刹那の出来事だった。視界が白く焼け、熱波と轟音が炸裂する。
残響のような耳鳴り。むせ返るような肉の焦げる匂い。余分なものが全て蒸発した、どこか白々とした空気の中に竜の姿はあった。瞳は虚ろで、意識が散っている。だが――、仕留めるには至っていない。
「遅くなったわね! みんな無事かしら!?」
「姫様! ……と、アベル」
「人をおまけみたいに言うな」
相変わらずなリズにアベルは眉根を寄せながらも、胸を撫で下ろした。どうやら、大きな被害を被ってはいないようだ。
「よう、遅かったな」
「山は登るより降りるほうが大変なんだよ。転げ落ちないように急ぐのは骨が折れる。転ぶと本当に骨が折れる」
「なるほど、大変だ」
男二人が笑いあう。

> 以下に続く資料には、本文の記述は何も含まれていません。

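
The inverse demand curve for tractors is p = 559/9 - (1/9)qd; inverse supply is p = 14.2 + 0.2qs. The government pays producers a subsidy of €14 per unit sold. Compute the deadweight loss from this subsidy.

Pre-subsidy: 559/9 - (1/9)q = 14.2 + 0.2q gives q* = 154 and p* = 45.
With the subsidy, sellers receive ps = pb + 14 for each unit, where pb is the price buyers pay.
On the curves, pb = 559/9 - (1/9)q and ps = 14.2 + 0.2q; the wedge ps − pb = 14 gives 14.2 + 0.2q − (559/9 - (1/9)q) = 14, so q' = 199.
Then pb = 559/9 − (1/9)·199 = 40 and ps = 14.2 + 0.2·199 = 54.
The subsidy expands output by 199 − 154 = 45 past the efficient level; on those units the gap between marginal cost and willingness to pay runs from 0 up to 14.
DWL = ½ × 14 × 45 = 315.

Deadweight loss = €315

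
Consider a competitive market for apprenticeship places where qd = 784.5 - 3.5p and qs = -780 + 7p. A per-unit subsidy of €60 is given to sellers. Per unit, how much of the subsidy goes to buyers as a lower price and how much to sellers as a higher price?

Buyers gain €40 per unit; sellers gain €20 per unit

Pre-subsidy: 784.5 - 3.5p = -780 + 7p gives p* = 149, q* = 263.
With the subsidy, sellers receive ps = pb + 60 for each unit, where pb is the price buyers pay.
Supply in terms of pb becomes qs = -780 + 7(pb + 60) = -360 + 7pb. Setting this equal to demand: 784.5 - 3.5pb = -360 + 7pb, so pb = 109.
Sellers receive ps = 109 + 60 = 169; q' = 784.5 − 3.5·109 = 403.
Buyers' price falls by p* − pb = 149 − 109 = 40; sellers' price rises by ps − p* = 169 − 149 = 20.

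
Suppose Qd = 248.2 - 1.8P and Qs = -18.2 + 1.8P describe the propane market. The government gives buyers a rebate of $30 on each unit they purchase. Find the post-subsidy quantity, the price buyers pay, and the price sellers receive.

Pre-subsidy: 248.2 - 1.8P = -18.2 + 1.8P gives P* = 74, Q* = 115.
With the rebate, buyers effectively pay Pb = Ps − 30, where Ps is the price sellers receive.
Demand in terms of Ps becomes Qd = 248.2 − 1.8(Ps − 30) = 302.2 - 1.8Ps. Setting this equal to supply: 302.2 - 1.8Ps = -18.2 + 1.8Ps, so Ps = 89.
Buyers pay Pb = 89 − 30 = 59; Q' = -18.2 + 1.8·89 = 142.

Q' = 142; buyers pay $59; sellers receive $89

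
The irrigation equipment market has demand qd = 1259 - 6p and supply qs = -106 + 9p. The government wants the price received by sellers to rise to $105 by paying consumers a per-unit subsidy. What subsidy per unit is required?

Required subsidy s = $35 per unit

At a seller price of 105, quantity supplied is -106 + 9·105 = 839.
Buyers absorb 839 only when they pay pb with 1259 − 6·pb = 839, i.e. pb = 70.
s = ps − pb = 105 − 70 = 35.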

レナエルがリズに「戦況は?」と尋ねた。
「アーリィが竜を撃墜、地上戦に持ち込みました。二度竜の頭部を砕きましたが、結果はご覧のとおりです」
竜の頭部から黒い溶岩が剥がれているのはそういう訳か、とアベルは心中で頷く。当然と言えばその通りだが、付着した溶岩は本来不純物なのだ。一緒に再生するはずが無い。

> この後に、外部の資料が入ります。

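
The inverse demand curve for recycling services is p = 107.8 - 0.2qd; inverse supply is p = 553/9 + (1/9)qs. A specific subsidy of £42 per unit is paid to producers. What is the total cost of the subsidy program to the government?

Pre-subsidy: 107.8 - 0.2q = 553/9 + (1/9)q gives q* = 149 and p* = 78.
With the subsidy, sellers receive ps = pb + 42 for each unit, where pb is the price buyers pay.
On the curves, pb = 107.8 - 0.2q and ps = 553/9 + (1/9)q; the wedge ps − pb = 42 gives 553/9 + (1/9)q − (107.8 - 0.2q) = 42, so q' = 284.
Then pb = 107.8 − 0.2·284 = 51 and ps = 553/9 + (1/9)·284 = 93.
Government outlay = subsidy × quantity = 42 × 284 = 11928.

Government cost = £11928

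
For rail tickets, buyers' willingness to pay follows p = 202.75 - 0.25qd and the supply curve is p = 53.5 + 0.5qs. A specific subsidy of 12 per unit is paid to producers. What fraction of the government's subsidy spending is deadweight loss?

DWL / government spending = 8/215

Pre-subsidy: 202.75 - 0.25q = 53.5 + 0.5q gives q* = 199 and p* = 153.
With the subsidy, sellers receive ps = pb + 12 for each unit, where pb is the price buyers pay.
On the curves, pb = 202.75 - 0.25q and ps = 53.5 + 0.5q; the wedge ps − pb = 12 gives 53.5 + 0.5q − (202.75 - 0.25q) = 12, so q' = 215.
Then pb = 202.75 − 0.25·215 = 149 and ps = 53.5 + 0.5·215 = 161.
ΔCS = ½(199 + 215)(153 − 149) = 828; ΔPS = ½(199 + 215)(161 − 153) = 1656.
Government spending = 12 × 215 = 2580.
DWL = ½ × 12 × (215 − 199) = 96; fraction = 96 / 2580 = 8/215.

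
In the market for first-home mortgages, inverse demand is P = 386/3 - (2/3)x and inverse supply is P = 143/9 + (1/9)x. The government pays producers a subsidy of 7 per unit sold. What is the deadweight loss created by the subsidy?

Pre-subsidy: 386/3 - (2/3)x = 143/9 + (1/9)x gives x* = 145 and P* = 32.
With the subsidy, sellers receive Ps = Pb + 7 for each unit, where Pb is the price buyers pay.
On the curves, Pb = 386/3 - (2/3)x and Ps = 143/9 + (1/9)x; the wedge Ps − Pb = 7 gives 143/9 + (1/9)x − (386/3 - (2/3)x) = 7, so x' = 154.
Then Pb = 386/3 − (2/3)·154 = 26 and Ps = 143/9 + (1/9)·154 = 33.
The subsidy expands output by 154 − 145 = 9 past the efficient level; on those units the gap between marginal cost and willingness to pay runs from 0 up to 7.
DWL = ½ × 7 × 9 = 31.5.

Deadweight loss = 31.5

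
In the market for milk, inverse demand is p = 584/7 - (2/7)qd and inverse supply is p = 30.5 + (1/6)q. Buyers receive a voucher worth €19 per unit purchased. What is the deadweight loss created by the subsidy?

Deadweight loss = €399

Pre-subsidy: 584/7 - (2/7)q = 30.5 + (1/6)q gives q* = 117 and p* = 50.
With the rebate, buyers effectively pay pb = ps − 19, where ps is the price sellers receive.
On the curves, pb = 584/7 - (2/7)q and ps = 30.5 + (1/6)q; the wedge ps − pb = 19 gives 30.5 + (1/6)q − (584/7 - (2/7)q) = 19, so q' = 159.
Then pb = 584/7 − (2/7)·159 = 38 and ps = 30.5 + (1/6)·159 = 57.
The subsidy expands output by 159 − 117 = 42 past the efficient level; on those units the gap between marginal cost and willingness to pay runs from 0 up to 19.
DWL = ½ × 19 × 42 = 399.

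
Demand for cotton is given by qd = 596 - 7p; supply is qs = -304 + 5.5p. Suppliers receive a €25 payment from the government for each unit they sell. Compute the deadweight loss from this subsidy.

Pre-subsidy: 596 - 7p = -304 + 5.5p gives p* = 72, q* = 92.
With the subsidy, sellers receive ps = pb + 25 for each unit, where pb is the price buyers pay.
Supply in terms of pb becomes qs = -304 + 5.5(pb + 25) = -166.5 + 5.5pb. Setting this equal to demand: 596 - 7pb = -166.5 + 5.5pb, so pb = 61.
Sellers receive ps = 61 + 25 = 86; q' = 596 − 7·61 = 169.
The subsidy expands output by 169 − 92 = 77 past the efficient level; on those units the gap between marginal cost and willingness to pay runs from 0 up to 25.
DWL = ½ × 25 × 77 = 962.5.

Deadweight loss = €962.5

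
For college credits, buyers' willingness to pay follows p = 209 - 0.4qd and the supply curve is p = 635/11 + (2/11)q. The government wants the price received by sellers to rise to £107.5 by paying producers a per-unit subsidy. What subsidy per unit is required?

Required subsidy s = £8 per unit

At a seller price of 107.5, quantity supplied is -317.5 + 5.5·107.5 = 273.75.
Buyers absorb 273.75 only when they pay pb = 209 − 0.4·273.75 = 99.5.
s = ps − pb = 107.5 − 99.5 = 8.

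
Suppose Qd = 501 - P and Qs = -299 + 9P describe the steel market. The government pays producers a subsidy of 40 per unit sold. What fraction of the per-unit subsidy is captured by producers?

Producer share = 0.1

Pre-subsidy: 501 - P = -299 + 9P gives P* = 80, Q* = 421.
With the subsidy, sellers receive Ps = Pb + 40 for each unit, where Pb is the price buyers pay.
Supply in terms of Pb becomes Qs = -299 + 9(Pb + 40) = 61 + 9Pb. Setting this equal to demand: 501 - Pb = 61 + 9Pb, so Pb = 44.
Sellers receive Ps = 44 + 40 = 84; Q' = 501 − 1·44 = 457.
Buyers' price falls by P* − Pb = 80 − 44 = 36; sellers' price rises by Ps − P* = 84 − 80 = 4.
So producers capture 4/40 = 0.1 of each unit of subsidy.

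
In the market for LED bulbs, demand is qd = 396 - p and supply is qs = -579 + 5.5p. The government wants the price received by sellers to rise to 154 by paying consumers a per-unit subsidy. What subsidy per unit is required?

At a seller price of 154, quantity supplied is -579 + 5.5·154 = 268.
Buyers absorb 268 only when they pay pb with 396 − 1·pb = 268, i.e. pb = 128.
s = ps − pb = 154 − 128 = 26.

Required subsidy s = 26 per unit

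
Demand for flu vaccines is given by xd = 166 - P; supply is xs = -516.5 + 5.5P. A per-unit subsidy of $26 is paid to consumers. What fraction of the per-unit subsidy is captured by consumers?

Pre-subsidy: 166 - P = -516.5 + 5.5P gives P* = 105, x* = 61.
With the rebate, buyers effectively pay Pb = Ps − 26, where Ps is the price sellers receive.
Demand in terms of Ps becomes xd = 166 − 1(Ps − 26) = 192 - Ps. Setting this equal to supply: 192 - Ps = -516.5 + 5.5Ps, so Ps = 109.
Buyers pay Pb = 109 − 26 = 83; x' = -516.5 + 5.5·109 = 83.
Buyers' price falls by P* − Pb = 105 − 83 = 22; sellers' price rises by Ps − P* = 109 − 105 = 4.
So consumers capture 22/26 = 11/13 of each unit of subsidy.

Consumer share = 11/13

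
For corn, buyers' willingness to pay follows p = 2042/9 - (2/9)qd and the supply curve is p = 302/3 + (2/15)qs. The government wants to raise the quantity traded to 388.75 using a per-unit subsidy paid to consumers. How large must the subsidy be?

Required subsidy s = 12 per unit

At q = 388.75, from the demand curve buyers pay pb = 2042/9 − (2/9)·388.75 = 140.5; from the supply curve sellers need ps = 302/3 + (2/15)·388.75 = 152.5.
The subsidy must fill the gap: s = ps − pb = 152.5 − 140.5 = 12.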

牙の隙間から細い呻きが聞こえてきた。竜が意識を取り戻し始めていた。
「……しぶといわね」迅雷の姫が顔を顰める。
「構えろ!」
リズの言葉と同時に竜が翼を広げた。羽ばたき、豪風を撒き散らして竜が天高く飛び上がる。
「うかつですねっ!」
既に狙撃地点を移動していたアーリィが声を上げる。
先ほどとは別の地点から風牙が放たれる。重い金属音。攻撃を予測していた竜はアーリィの矢を腕で受け、軌道を逸らせて弾いた。
「うえっ!?」
誘い出されたと解った時にはもう遅い。牙の間では灼熱の炎が圧縮されていた。矢の飛来した方向へ竜が咢を開き、火球を放つ。火山弾のように飛翔した火球はアーリィの居る建物の上空で爆散し、周囲を炎に沈めた。
「アーリィ!!」レナエルが悲鳴のような声を上げる。
「こっちにも来るぞ!」
「受けるな、避けろ!」
大盾を構えたリズの肩を掴み、アベルは駆けだす。それを追うように竜が急降下する。全身を炎に包みこんだその姿は、太陽が墜ちてくるようだった。脚の爪をアベルたちに向け、その質量で押しつぶそうと迫ってくる。
十字路の中心が深く抉られた。アベルたちはそれぞれ別方向に吹き飛ばされる。膝辺りまでを石の地面に埋め込ませた竜が羽ばたき、地面を巻き込んで飛び上がる。
地面に亀裂が走った。ひび割れ、砕け、足もとが沈む。
「なっ――!?」「え、ちょっと、やだ!」「うそだろおい!」「ま、さか。そんな!?」
沈む。沈む。沈む。堕ちる。
「レナエル!」
アベルは手を伸ばす。崩れ落ちる地面の向こうに伸ばされたレナエルの腕が見えた。だが、遠い。あまりにも。
絶対だと信じて疑わなかった存在が、崩れ落ちた。
大地は割れ、アベルたちは奈落の底へ落ちていく。互いの名を呼ぶ声が暗闇に呑まれていく。